What are bull and bear markets?
Anyone interested in investment will very quickly come across the concepts of bull and bear market. In this article, we will consider these notions and related strategies in the context of the cryptocurrency market peculiarities.
Terms and their origins
A bull market is a situation when the demand for an asset significantly exceeds supply and thereby provokes the price increase. Holders become more confident and start investing more and more into the asset.
In a bear market, the exact opposite situation occurs. Traders are pessimistic and prefer to take profits by selling the asset. It causes a noticeable preponderance of supply over demand and the price drop.
According to one version, the term names came from the fact that the bull raises the victim on the horns, and the bear hits it down with its paws. These images are associated with the direction of price changes on the market.
It is impossible to assert that the price of a certain asset will constantly rise or fall since one period after a long time may be replaced by another. Therefore, a long-term upward or downward tendency in price can also be called a bullish or bearish trend respectively. Changes in trends are especially relevant in the cryptocurrency market with its high volatility.
Bull market & how to trade on it
A bull market arises on a positive news background when a new or existing token seems reliable and promising to many traders and attracts more and more investments. The rise in price will be unstable due to frequent fluctuations in the cryptocurrency market, but it can be tracked by the fact that each next price peak will be higher than the previous one.
The strategy of the holders in the bull market is approximately the same: enter the market early (closer to the start of price growth), purchase the asset, and leave the market when the price reaches its peak. This is the classic “buy low, sell high” trading strategy. But there are some pitfalls:
- confirmation that the trend line is definitely moving up can take a significant amount of time, and buying the asset too hastily can play a cruel joke on the trader;
- it is impossible to determine exactly when the price of the coin will reach its peak, therefore, selling the cryptocurrency at the right time and receiving the maximum profit is not an easy task.
Nevertheless, it is still easier to benefit from the increase in price than from the decline.
Can you make money in the bear market?
Profiting from the price drop is more difficult and comes with high risks. Experienced bear market traders use a short-selling strategy. After selling the asset at its current value, they plan to purchase the same asset in the future, but in larger quantities due to its price reduction.
Some traders also buy cryptocurrency during a bearish trend, anticipating a change to a bullish trend or benefitting from periodic price fluctuations.
To mitigate the risks posed by high volatility, professional investors employ a dollar-cost averaging strategy. The essence of the strategy is purchasing the target asset regularly for a fixed amount at certain intervals without looking at the increase or decrease in the price.

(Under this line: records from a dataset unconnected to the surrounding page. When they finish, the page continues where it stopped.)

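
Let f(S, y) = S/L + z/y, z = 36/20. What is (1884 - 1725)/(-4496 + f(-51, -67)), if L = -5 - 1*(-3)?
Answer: -106530/2995253 ≈ -0.035566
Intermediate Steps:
z = 9/5 (z = 36*(1/20) = 9/5 ≈ 1.8000)
L = -2 (L = -5 + 3 = -2)
f(S, y) = -S/2 + 9/(5*y) (f(S, y) = S/(-2) + 9/(5*y) = S*(-½) + 9/(5*y) = -S/2 + 9/(5*y))
(1884 - 1725)/(-4496 + f(-51, -67)) = (1884 - 1725)/(-4496 + (-½*(-51) + (9/5)/(-67))) = 159/(-4496 + (51/2 + (9/5)*(-1/67))) = 159/(-4496 + (51/2 - 9/335)) = 159/(-4496 + 17067/670) = 159/(-2995253/670) = 159*(-670/2995253) = -106530/2995253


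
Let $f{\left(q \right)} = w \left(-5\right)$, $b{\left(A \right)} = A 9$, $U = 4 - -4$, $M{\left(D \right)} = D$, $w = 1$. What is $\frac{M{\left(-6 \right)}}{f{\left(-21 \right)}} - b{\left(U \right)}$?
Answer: $- \frac{354}{5} \approx -70.8$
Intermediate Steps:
$U = 8$ ($U = 4 + 4 = 8$)
$b{\left(A \right)} = 9 A$
$f{\left(q \right)} = -5$ ($f{\left(q \right)} = 1 \left(-5\right) = -5$)
$\frac{M{\left(-6 \right)}}{f{\left(-21 \right)}} - b{\left(U \right)} = - \frac{6}{-5} - 9 \cdot 8 = \left(-6\right) \left(- \frac{1}{5}\right) - 72 = \frac{6}{5} - 72 = - \frac{354}{5}$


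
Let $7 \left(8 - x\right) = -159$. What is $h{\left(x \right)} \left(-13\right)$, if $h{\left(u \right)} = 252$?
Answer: $-3276$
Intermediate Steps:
$x = \frac{215}{7}$ ($x = 8 - - \frac{159}{7} = 8 + \frac{159}{7} = \frac{215}{7} \approx 30.714$)
$h{\left(x \right)} \left(-13\right) = 252 \left(-13\right) = -3276$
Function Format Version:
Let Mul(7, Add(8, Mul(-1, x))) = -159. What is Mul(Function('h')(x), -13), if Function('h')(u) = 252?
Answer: -3276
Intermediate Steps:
x = Rational(215, 7) (x = Add(8, Mul(Rational(-1, 7), -159)) = Add(8, Rational(159, 7)) = Rational(215, 7) ≈ 30.714)
Mul(Function('h')(x), -13) = Mul(252, -13) = -3276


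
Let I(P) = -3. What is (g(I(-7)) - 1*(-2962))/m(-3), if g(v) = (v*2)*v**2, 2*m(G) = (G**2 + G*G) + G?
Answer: 5816/15 ≈ 387.73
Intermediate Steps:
m(G) = G**2 + G/2 (m(G) = ((G**2 + G*G) + G)/2 = ((G**2 + G**2) + G)/2 = (2*G**2 + G)/2 = (G + 2*G**2)/2 = G**2 + G/2)
g(v) = 2*v**3 (g(v) = (2*v)*v**2 = 2*v**3)
(g(I(-7)) - 1*(-2962))/m(-3) = (2*(-3)**3 - 1*(-2962))/((-3*(1/2 - 3))) = (2*(-27) + 2962)/((-3*(-5/2))) = (-54 + 2962)/(15/2) = 2908*(2/15) = 5816/15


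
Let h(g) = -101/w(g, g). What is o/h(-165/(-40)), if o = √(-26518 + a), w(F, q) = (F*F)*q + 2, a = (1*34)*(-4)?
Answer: -36961*I*√26654/51712 ≈ -116.69*I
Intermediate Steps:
a = -136 (a = 34*(-4) = -136)
w(F, q) = 2 + q*F² (w(F, q) = F²*q + 2 = q*F² + 2 = 2 + q*F²)
h(g) = -101/(2 + g³) (h(g) = -101/(2 + g*g²) = -101/(2 + g³))
o = I*√26654 (o = √(-26518 - 136) = √(-26654) = I*√26654 ≈ 163.26*I)
o/h(-165/(-40)) = (I*√26654)/((-101/(2 + (-165/(-40))³))) = (I*√26654)/((-101/(2 + (-165*(-1/40))³))) = (I*√26654)/((-101/(2 + (33/8)³))) = (I*√26654)/((-101/(2 + 35937/512))) = (I*√26654)/((-101/36961/512)) = (I*√26654)/((-101*512/36961)) = (I*√26654)/(-51712/36961) = (I*√26654)*(-36961/51712) = -36961*I*√26654/51712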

How to understand the market sentiment?
Trend analysis is the basis for predicting whether a coin will go into a bull or bear market. But technical analysis alone will not be enough because a series of external factors can affect the cryptocurrency rate:
- changes in legislation (in particular, in tax laws);
- world news;
- events that positively or negatively affect the token reputation;
- the impact of “whales” (large holders) on supply and demand.
The purchase or sale of large asset volumes initiated by a whale or a group of whales can greatly shake the course and put it in the direction the instigator needs. The great influence of Elon Musk’s tweets on cryptocurrency trends is very demonstrative.
Trading in both bull and bear markets can bring good profits when choosing a successful strategy and observing. It is important to keep a cool head during periods of price fluctuations and remember that you should not invest money that you are not ready to lose.